Indeed, a huge number of PyTorch operations are explicitly zero copy: https://pytorch.org/docs/stable/tensor_view.html

replies(2): >>35396982 #>>35408170 #
oceanplexian ◴[] No.35396982[source]
It’s not that the performance is the issue, it’s that it’s unmaintainable and prone to break. Exceptions aren’t handled right, dependencies are a disaster (Proprietary NVIDIA drivers+CUDA+PyTorch+ the various versions of stuff are a complete disaster)

This leads to all sorts of bugs and breaking changes that are cool in an academic or hobbyist setting but a total headache on a large production system.

replies(3): >>35397515 #>>35397551 #>>35398182 #
CurrentB ◴[] No.35397551[source]
Yeah, I've been using python for the first time in a while to try out some of the llm stuff and I can't believe how bad the dependency hell is. It's probably particularly bad due to the pace of change in this field. But I spend an hour getting dependencies fixed every time I touch anything. 80% of the Google Collabs I find are just outright broken. I wish there were other viable non python options to try out these things.
replies(3): >>35398107 #>>35399048 #>>35424595 #
bboygravity ◴[] No.35398107[source]
No idea what a Google Collab is, but does the code come with an environment or at least a specifications of which packages and versions to use (requirements.txt)?

It sounds unnecessarily weird to me that people would share Python code that simply doesn't work out at all out of the box.

replies(2): >>35398243 #>>35402417 #
version_five ◴[] No.35398243[source]
Its rarely as easy as sharing a requirements.txt. There are lots of things that can still break - for examples you get weird situations where different modules require different versions of a third module. Or all the Cuda toolkit version issues thsy seem to come up with gpu stuff. When we share python, we tend to share a docker image, and even this isn't foolproof. A big problem I think is that it doesn't incentivize building something portable. And it's very hard to test across different machines. Add to that all the different practices re virtual environments, venv, conda, etc, everyone tries to install the dependencies differently or is starting from some nonstandard state. It's a mess.
replies(1): >>35400039 #
pablo1107 ◴[] No.35400039{3}[source]
Maybe using Nix it's a better experience for creating such an environment where you depending also on system utilities.
replies(1): >>35401252 #
superkuh ◴[] No.35401252{4}[source]
Everyone is using llama.cpp because we reject the idea of giving up on system libraries like nix does. That kind of tomfoolery (at least in the desktop context) is only required when you use software projects that use libraries/languages which break forwards compatibility every 3 years.

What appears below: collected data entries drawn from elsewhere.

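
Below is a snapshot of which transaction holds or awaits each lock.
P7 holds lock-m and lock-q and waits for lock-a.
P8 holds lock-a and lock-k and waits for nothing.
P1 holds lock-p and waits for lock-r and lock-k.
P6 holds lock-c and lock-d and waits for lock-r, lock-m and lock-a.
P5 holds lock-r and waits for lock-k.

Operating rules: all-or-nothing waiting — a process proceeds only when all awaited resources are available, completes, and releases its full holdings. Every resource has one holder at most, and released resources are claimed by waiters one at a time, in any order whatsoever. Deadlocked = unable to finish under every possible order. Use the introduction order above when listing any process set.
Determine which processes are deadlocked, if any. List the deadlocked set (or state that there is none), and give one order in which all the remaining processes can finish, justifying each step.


The deadlocked set is empty.
Key observation: the wait relation is loop-free; peeling off processes with no waits unwinds the whole state.
The rest can finish in the order P8, P5, P7, P1, P6.
Check, step by step:
  P8 waits on nothing -> runs at once and releases lock-a and lock-k
  run P5 (all its waits — lock-k — are resolved); releases lock-r
  run P7 (all its waits — lock-a — are resolved); releases lock-m and lock-q
  run P1 (all its waits — lock-r and lock-k — are resolved); releases lock-p
  run P6 (all its waits — lock-r, lock-m and lock-a — are resolved); releases lock-c and lock-d


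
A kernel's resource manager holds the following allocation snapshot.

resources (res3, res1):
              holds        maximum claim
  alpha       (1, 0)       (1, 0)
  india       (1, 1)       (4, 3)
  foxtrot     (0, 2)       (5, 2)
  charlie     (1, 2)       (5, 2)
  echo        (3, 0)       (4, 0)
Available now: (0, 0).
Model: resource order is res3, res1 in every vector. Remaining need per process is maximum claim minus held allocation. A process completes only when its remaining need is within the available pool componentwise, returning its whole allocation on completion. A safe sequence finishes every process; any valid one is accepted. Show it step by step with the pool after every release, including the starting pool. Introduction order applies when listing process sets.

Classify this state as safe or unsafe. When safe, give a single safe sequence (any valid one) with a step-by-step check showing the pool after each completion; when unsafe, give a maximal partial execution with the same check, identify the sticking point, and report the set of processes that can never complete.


The state is SAFE; one workable sequence: alpha, echo, charlie, india, foxtrot.
Key observation: at echo the run first touches a limit — (1, 0) against (1, 0), exact on a resource it actually requests.
Walking it through:
  pool = (0, 0)
  alpha needs (0, 0) <= (0, 0) -> finishes; pool += (1, 0) = (1, 0)
  echo needs (1, 0) <= (1, 0) -> finishes; pool += (3, 0) = (4, 0)
  charlie needs (4, 0) <= (4, 0) -> finishes; pool += (1, 2) = (5, 2)
  india needs (3, 2) <= (5, 2) -> finishes; pool += (1, 1) = (6, 3)
  foxtrot needs (5, 0) <= (6, 3) -> finishes; pool += (0, 2) = (6, 5)


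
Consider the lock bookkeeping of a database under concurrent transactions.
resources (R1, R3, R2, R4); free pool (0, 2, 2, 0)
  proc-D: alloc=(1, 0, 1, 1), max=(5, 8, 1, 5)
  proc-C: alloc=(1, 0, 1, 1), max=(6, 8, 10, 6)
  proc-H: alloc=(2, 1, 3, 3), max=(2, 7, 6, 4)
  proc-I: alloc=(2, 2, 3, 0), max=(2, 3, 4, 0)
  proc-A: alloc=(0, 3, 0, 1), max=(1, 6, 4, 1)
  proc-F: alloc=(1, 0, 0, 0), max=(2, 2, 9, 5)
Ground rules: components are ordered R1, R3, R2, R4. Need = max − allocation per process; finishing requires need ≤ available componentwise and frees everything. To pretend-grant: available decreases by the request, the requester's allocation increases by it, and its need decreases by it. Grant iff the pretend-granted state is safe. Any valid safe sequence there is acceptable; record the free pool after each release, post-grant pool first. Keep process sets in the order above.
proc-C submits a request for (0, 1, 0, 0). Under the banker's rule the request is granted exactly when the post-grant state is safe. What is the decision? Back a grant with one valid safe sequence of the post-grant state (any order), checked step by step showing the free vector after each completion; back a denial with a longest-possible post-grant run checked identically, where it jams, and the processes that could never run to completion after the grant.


DENY. Granting would leave the state unsafe.
Key observation: after proc-I, proc-A, proc-H the pool peaks at (4, 7, 8, 4), and each blocked process is short somewhere: proc-D on R3; proc-C on R1, R2, R4; proc-F on R2, R4.
After a pretend grant, a maximal execution: proc-I, proc-A, proc-H — then nothing else fits. Walking it through:
  pool = (0, 1, 2, 0)
  run proc-I (needs (0, 1, 1, 0), free (0, 1, 2, 0)); after release of (2, 2, 3, 0) the pool is (2, 3, 5, 0)
  run proc-A (needs (1, 3, 4, 0), free (2, 3, 5, 0)); after release of (0, 3, 0, 1) the pool is (2, 6, 5, 1)
  run proc-H (needs (0, 6, 3, 1), free (2, 6, 5, 1)); after release of (2, 1, 3, 3) the pool is (4, 7, 8, 4)
  proc-D cannot run: need (4, 8, 0, 4) vs free (4, 7, 8, 4) (insufficient R3)
  proc-C cannot run: need (5, 7, 9, 5) vs free (4, 7, 8, 4) (insufficient R1, R2 and R4)
  proc-F cannot run: need (1, 2, 9, 5) vs free (4, 7, 8, 4) (insufficient R2 and R4)
Processes that could never finish after the grant: proc-D, proc-C and proc-F.


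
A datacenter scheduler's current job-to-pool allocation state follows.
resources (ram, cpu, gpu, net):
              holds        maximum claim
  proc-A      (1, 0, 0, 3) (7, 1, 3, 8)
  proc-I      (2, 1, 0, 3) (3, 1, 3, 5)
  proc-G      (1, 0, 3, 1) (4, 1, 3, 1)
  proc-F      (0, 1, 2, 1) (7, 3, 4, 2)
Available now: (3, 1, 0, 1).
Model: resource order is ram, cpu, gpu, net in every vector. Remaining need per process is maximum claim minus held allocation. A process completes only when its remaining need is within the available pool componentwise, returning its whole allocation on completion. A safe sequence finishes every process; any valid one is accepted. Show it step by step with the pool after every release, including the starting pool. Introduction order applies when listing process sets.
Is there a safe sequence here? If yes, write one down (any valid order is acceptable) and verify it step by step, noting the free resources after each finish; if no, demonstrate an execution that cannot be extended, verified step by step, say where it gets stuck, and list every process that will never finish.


SAFE, for example via the order proc-G, proc-I, proc-A, proc-F.
Key observation: proc-G marks the first exact bind of the order: its need (3, 1, 0, 0) fits the free (3, 1, 0, 1) with zero slack on a requested resource.
Check, step by step:
  pool = (3, 1, 0, 1)
  proc-G needs (3, 1, 0, 0) <= (3, 1, 0, 1) -> finishes; pool += (1, 0, 3, 1) = (4, 1, 3, 2)
  proc-I needs (1, 0, 3, 2) <= (4, 1, 3, 2) -> finishes; pool += (2, 1, 0, 3) = (6, 2, 3, 5)
  proc-A needs (6, 1, 3, 5) <= (6, 2, 3, 5) -> finishes; pool += (1, 0, 0, 3) = (7, 2, 3, 8)
  proc-F needs (7, 2, 2, 1) <= (7, 2, 3, 8) -> finishes; pool += (0, 1, 2, 1) = (7, 3, 5, 9)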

If you just write straight c++ (without c++xx, or anything like it) you can compile the code on machines from decades ago if you want.

replies(2): >>35402510 #>>35405209 #
remexre ◴[] No.35405209{5}[source]
What's c++xx?
replies(1): >>35407666 #
opless ◴[] No.35407666{6}[source]
C++11, and greater.
replies(1): >>35416499 #
1. remexre ◴[] No.35416499{7}[source]
Huh, I was proficient in Rust before "properly" learning C++, so maybe that accounts for it, but I didn't realize C++11 was controversial. Is it just move semantics, or are there some library things that are hard to implement?
replies(1): >>35431561 #
2. int_19h ◴[] No.35431561[source]
I think what OP is saying is that decades-old systems wouldn't have C++11-compatible compilers on them.
replies(1): >>35441542 #
3. bboygravity ◴[] No.35441542[source]
And maybe that "C++" is now basically a bunch of different incompatible languages instead of just 1 language, depending on what "xx" is (11, 14, 17, 20, 23, etc).

It's like Python 2 vs Python 3 except even worse.

replies(1): >>35444029 #
4. int_19h ◴[] No.35444029{3}[source]
In my experience, C++03 code works just fine without changes on a C++11 and C++14 compilers, so no, it's not at all like Python 2/3. The few features that were ripped out were exactly the stuff that pretty much no-one was using for good reasons (e.g. throw-specifications).